有了以上的bank conflict相关的概念和总结,可以分析上述分块+shared memory版本矩阵乘法算子是否存在bank conflict。
写数据
对于s_a共享内存,其情况如下示意图:
对应代码:
const int tid = blockDim.x * ty + tx;
int load_a_sh_m = tid>>1;
// 被2整除的就是0 不能整除的就是4
int load_a_sh_k = (tid&1)<<2;
for (int bk=0; bk<(K+BK-1)/BK;bk++){
//A的所在列
int load_a_gl_k = load_a_sh_k + bk*BK;
int a_gl_adress = load_a_gl_m * K + load_a_gl_k;
//把A中的以a_gl_adress为起点的4个元素复制到s_a中以[load_a_sh_m]*[load_a_sh_k]为起点的4个地址上
FLOAT4(s_a[load_a_sh_m][load_a_sh_k]) = FLOAT4(A[a_gl_adress]);
共享内存在写s_a的时候,每个线程采用float4*一次访问4个float32的数据,因此在考虑bank conflict的时候只需要考虑quarter-warp中的8个线程(这个8个线程构成一个memory transaction一次发射,原始的warp 32个线程的概念变为quarter-warp中的8个线程)。

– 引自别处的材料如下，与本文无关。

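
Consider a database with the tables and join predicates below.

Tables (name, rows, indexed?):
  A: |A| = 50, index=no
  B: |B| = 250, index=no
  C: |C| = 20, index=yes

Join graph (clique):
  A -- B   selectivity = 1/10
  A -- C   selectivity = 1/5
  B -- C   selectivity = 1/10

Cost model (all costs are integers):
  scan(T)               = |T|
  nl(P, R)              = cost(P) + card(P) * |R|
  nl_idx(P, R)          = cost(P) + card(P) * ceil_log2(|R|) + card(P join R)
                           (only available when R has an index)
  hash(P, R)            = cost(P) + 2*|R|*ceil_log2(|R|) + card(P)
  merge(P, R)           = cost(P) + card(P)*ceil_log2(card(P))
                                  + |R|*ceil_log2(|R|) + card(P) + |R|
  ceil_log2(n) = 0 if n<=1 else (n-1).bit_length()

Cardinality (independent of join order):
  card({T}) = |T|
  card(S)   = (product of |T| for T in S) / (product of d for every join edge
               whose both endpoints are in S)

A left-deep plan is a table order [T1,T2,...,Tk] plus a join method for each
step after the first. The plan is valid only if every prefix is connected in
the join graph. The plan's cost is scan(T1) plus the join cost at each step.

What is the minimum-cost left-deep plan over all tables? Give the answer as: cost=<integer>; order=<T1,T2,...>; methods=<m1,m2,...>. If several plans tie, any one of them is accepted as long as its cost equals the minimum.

Selinger DP (subsets sized 1..n):
  {A}: scan cost=50, card=50
  {B}: scan cost=250, card=250
  {C}: scan cost=20, card=20
  {AB}: card=1250; try (A,hash)→1100, (B,merge)→2650, (A,merge)→2850, (B,hash)→4100, (B,nl)→12550, (A,nl)→12750; best=1100 via (A,hash)
  {AC}: card=200; try (C,hash)→300, (A,merge)→490, (C,nl_idx)→500, (C,merge)→520, (A,hash)→640, (A,nl)→1020 …(+1); best=300 via (C,hash)
  {BC}: card=500; try (C,hash)→700, (C,nl_idx)→2000, (B,merge)→2390, (C,merge)→2620, (B,hash)→4040, (B,nl)→5020 …(+1); best=700 via (C,hash)
  {ABC}: card=500; try (A,hash)→1800, (C,hash)→2550, (B,merge)→4350, (B,hash)→4500, (A,merge)→6050, (C,nl_idx)→7850 …(+4); best=1800 via (A,hash)

cost=1800; order=B,C,A; methods=hash,hash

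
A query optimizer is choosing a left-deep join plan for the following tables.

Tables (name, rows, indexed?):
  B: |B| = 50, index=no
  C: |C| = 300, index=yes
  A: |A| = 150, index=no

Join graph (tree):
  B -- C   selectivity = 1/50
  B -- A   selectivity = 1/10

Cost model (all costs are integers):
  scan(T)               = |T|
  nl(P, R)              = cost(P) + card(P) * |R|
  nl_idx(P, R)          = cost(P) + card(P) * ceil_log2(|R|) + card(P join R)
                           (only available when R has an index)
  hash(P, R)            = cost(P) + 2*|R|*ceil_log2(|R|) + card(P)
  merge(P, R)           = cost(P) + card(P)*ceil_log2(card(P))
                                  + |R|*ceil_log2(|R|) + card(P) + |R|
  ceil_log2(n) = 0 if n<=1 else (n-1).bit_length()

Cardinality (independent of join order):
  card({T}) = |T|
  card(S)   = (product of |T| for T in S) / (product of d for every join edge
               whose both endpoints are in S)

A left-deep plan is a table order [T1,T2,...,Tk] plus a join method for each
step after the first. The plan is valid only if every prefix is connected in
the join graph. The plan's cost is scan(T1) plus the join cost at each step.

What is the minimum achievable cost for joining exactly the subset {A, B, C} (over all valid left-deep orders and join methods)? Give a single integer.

3500

Selinger DP over subsets of {A,B,C}:
  {B}: scan cost=50, card=50
  {C}: scan cost=300, card=300
  {A}: scan cost=150, card=150
  {BC}: card=300; try (C,nl_idx)→800, (B,hash)→1200, (C,merge)→3400, (B,merge)→3650, (C,hash)→5500, (C,nl)→15050 …(+1); best=800 via (C,nl_idx)
  {AB}: card=750; try (B,hash)→900, (A,merge)→1750, (B,merge)→1850, (A,hash)→2500, (A,nl)→7550, (B,nl)→7650; best=900 via (B,hash)
  {ABC}: card=4500; try (A,hash)→3500, (A,merge)→5150, (C,hash)→7050, (C,merge)→12150, (C,nl_idx)→12150, (A,nl)→45800 …(+1); best=3500 via (A,hash)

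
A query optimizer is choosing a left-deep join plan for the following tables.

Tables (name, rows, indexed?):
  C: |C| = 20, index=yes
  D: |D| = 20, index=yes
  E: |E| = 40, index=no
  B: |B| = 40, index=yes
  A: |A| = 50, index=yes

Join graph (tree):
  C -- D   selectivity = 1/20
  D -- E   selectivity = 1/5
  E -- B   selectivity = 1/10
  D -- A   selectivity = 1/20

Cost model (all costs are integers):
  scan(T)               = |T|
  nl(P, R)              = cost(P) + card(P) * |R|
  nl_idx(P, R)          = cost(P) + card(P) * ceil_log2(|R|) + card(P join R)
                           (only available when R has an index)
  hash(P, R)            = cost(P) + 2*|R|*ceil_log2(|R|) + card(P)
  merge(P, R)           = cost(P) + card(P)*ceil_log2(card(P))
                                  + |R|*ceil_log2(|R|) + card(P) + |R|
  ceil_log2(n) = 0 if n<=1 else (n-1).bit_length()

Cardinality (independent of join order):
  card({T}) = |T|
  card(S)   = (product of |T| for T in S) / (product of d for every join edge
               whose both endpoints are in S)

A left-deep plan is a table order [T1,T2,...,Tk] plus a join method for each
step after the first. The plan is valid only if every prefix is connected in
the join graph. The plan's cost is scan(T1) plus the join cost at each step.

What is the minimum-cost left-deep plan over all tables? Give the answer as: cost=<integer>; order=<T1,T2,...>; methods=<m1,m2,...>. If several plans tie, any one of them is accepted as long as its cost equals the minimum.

Selinger DP (subsets sized 1..n):
  {C}: scan cost=20, card=20
  {D}: scan cost=20, card=20
  {E}: scan cost=40, card=40
  {B}: scan cost=40, card=40
  {A}: scan cost=50, card=50
  {CD}: card=20; try (D,nl_idx)→140, (C,nl_idx)→140, (D,hash)→240, (C,hash)→240, (D,merge)→260, (C,merge)→260 …(+2); best=140 via (D,nl_idx)
  {DE}: card=160; try (D,hash)→280, (D,nl_idx)→400, (E,merge)→420, (D,merge)→440, (E,hash)→520, (E,nl)→820 …(+1); best=280 via (D,hash)
  {AD}: card=50; try (A,nl_idx)→190, (D,hash)→300, (D,nl_idx)→350, (A,merge)→490, (D,merge)→520, (A,hash)→640 …(+2); best=190 via (A,nl_idx)
  {BE}: card=160; try (B,nl_idx)→440, (E,hash)→560, (B,hash)→560, (E,merge)→600, (B,merge)→600, (E,nl)→1640 …(+1); best=440 via (B,nl_idx)
  {CDE}: card=160; try (E,merge)→540, (E,hash)→640, (C,hash)→640, (E,nl)→940, (C,nl_idx)→1240, (C,merge)→1840 …(+1); best=540 via (E,merge)
  {ACD}: card=50; try (A,nl_idx)→310, (C,hash)→440, (C,nl_idx)→490, (A,merge)→610, (C,merge)→660, (A,hash)→760 …(+2); best=310 via (A,nl_idx)
  {BDE}: card=640; try (D,hash)→800, (B,hash)→920, (D,nl_idx)→1880, (B,nl_idx)→1880, (D,merge)→2000, (B,merge)→2000 …(+2); best=800 via (D,hash)
  {ADE}: card=400; try (E,hash)→720, (E,merge)→820, (A,hash)→1040, (A,nl_idx)→1640, (A,merge)→2070, (E,nl)→2190 …(+1); best=720 via (E,hash)
  {BCDE}: card=640; try (B,hash)→1180, (C,hash)→1640, (B,nl_idx)→2140, (B,merge)→2260, (C,nl_idx)→4640, (B,nl)→6940 …(+2); best=1180 via (B,hash)
  {ACDE}: card=400; try (E,hash)→840, (E,merge)→940, (A,hash)→1300, (C,hash)→1320, (A,nl_idx)→1900, (E,nl)→2310 …(+5); best=840 via (E,hash)
  {ABDE}: card=1600; try (B,hash)→1600, (A,hash)→2040, (B,nl_idx)→4720, (B,merge)→5000, (A,nl_idx)→6240, (A,merge)→8190 …(+2); best=1600 via (B,hash)
  {ABCDE}: card=1600; try (B,hash)→1720, (A,hash)→2420, (C,hash)→3400, (B,nl_idx)→4840, (B,merge)→5120, (A,nl_idx)→6620 …(+6); best=1720 via (B,hash)

cost=1720; order=C,D,A,E,B; methods=nl_idx,nl_idx,hash,hash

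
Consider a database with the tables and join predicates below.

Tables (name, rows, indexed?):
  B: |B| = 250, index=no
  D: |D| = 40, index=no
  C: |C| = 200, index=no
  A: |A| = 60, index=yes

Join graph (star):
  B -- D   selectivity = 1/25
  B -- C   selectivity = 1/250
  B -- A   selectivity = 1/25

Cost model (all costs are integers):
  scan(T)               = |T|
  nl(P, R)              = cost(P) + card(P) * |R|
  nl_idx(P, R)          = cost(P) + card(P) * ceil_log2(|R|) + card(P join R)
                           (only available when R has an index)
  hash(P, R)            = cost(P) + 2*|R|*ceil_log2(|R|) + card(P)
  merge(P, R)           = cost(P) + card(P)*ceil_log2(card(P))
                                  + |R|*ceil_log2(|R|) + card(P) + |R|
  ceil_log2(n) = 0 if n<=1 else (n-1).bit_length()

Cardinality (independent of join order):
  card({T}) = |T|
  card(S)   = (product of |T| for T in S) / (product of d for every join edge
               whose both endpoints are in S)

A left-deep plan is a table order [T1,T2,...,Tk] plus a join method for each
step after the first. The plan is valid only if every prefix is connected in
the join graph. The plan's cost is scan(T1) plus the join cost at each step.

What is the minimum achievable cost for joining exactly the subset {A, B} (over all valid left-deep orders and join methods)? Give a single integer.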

128*8的数据写入sharedMemory中,其bank分布、threads和data分布如上图。bank分布中的数字表示具体的那个bank,bank_layer表示bank的层序号;threads中的th0等表示线程id,一个block有255个线程,8个线程一组,形成一个quarter-warp(比如th0-th7)。一个quarter-warp内的8个线程并没有访问相同的bank中的不同层的数据(th0访问的是bank 0-3的第0层;th7访问的是bank28-31的第0层),因此对于写s_a的时候,sharedMemory不存在bank conflict。至于th8-th15访问了bank0-bank31的第二层,但是这个是其他的warp的线程所以不构成bank conflict。
对于s_b共享内存,其情况如下示意图:
对于8*128的s_b其bank分布、threads和data分布如上图,每一行的128个位置被划分为4层bank(每层0-31号),写数据的时候同样的一个quarter-warp内的8个线程没有访问相同的bank中的不同层的数据(th0访问的是bank 0-3的第0层;th7访问的是bank28-31的第0层,也就是第一行的前32个元素),同理其余的线程以此类推,显而易见的没有构成bank conflict。
读数据
对于从share memory读数据到寄存器进行计算过程中,并没有采用float4*来读取共享内存中的数据,每个线程每次只访问一个数据(float32 4 byte),因此考虑bank冲突的时候需要考虑常规的一个warp中32个线程(一次memory transaction最多支持128 byte数据 32*1*4)的情形。
对应代码:
for(int j=0; j<BK; j++){
#pragma unroll
for(int m=0; m<TM; m++){
#pragma unroll
for(int n=0; n<TN; n++){
// sharedMemory s_a的行 针对不同的线程
int index_a_sh_m = ty*TM + m;
// sharedMemory s_b的列 针对不同的线程
int index_b_sh_n = tx*TN + n;
sub_c[m][n] += s_a[index_a_sh_m][j] * s_b[j][index_b_sh_n];
}
}
}
对于s_a的读取,bank、线程分布如下图
对于0-15号线程读取s_a中的前8号8列数据。当不同的线程一个读取前4行(第一层bank)的数据,一个线程读取后4行(第二层bank)的数据且是相同的bank的时候存在bank conflict (这个可能性是存在的,并不一定存在,有可能它们读取数据的时候是同步读取都读相同bank,层数和序号都相同);同样的16-31号线程之间也存在这样的bank conflict;而对于1-15号和16-31号两组线程间,也是存在bank conflict的。后续的线程每32为一组,组内存在bank conflict;组内的子组16个线程也是存在bank conflict。
对于s_b的读取,bank、线程分布如下图
同样的需要考虑一个warp中的32个线程,如图所示每一个线程加载8行8列数据;一行有128个数据,被切分为4层bank。因此0-31号线程中,0-4-8-12存在bank conflict(读取0-7号bank的不同层)、1-5-9-13存在bank conflict(读取8-15号bank的不同层)、2-6-10-14号线程存在bank conflict(读取16-23号bank的不同层)以及3-7-11-15号线程存在bank conflict(读取24-31号bank的不同层)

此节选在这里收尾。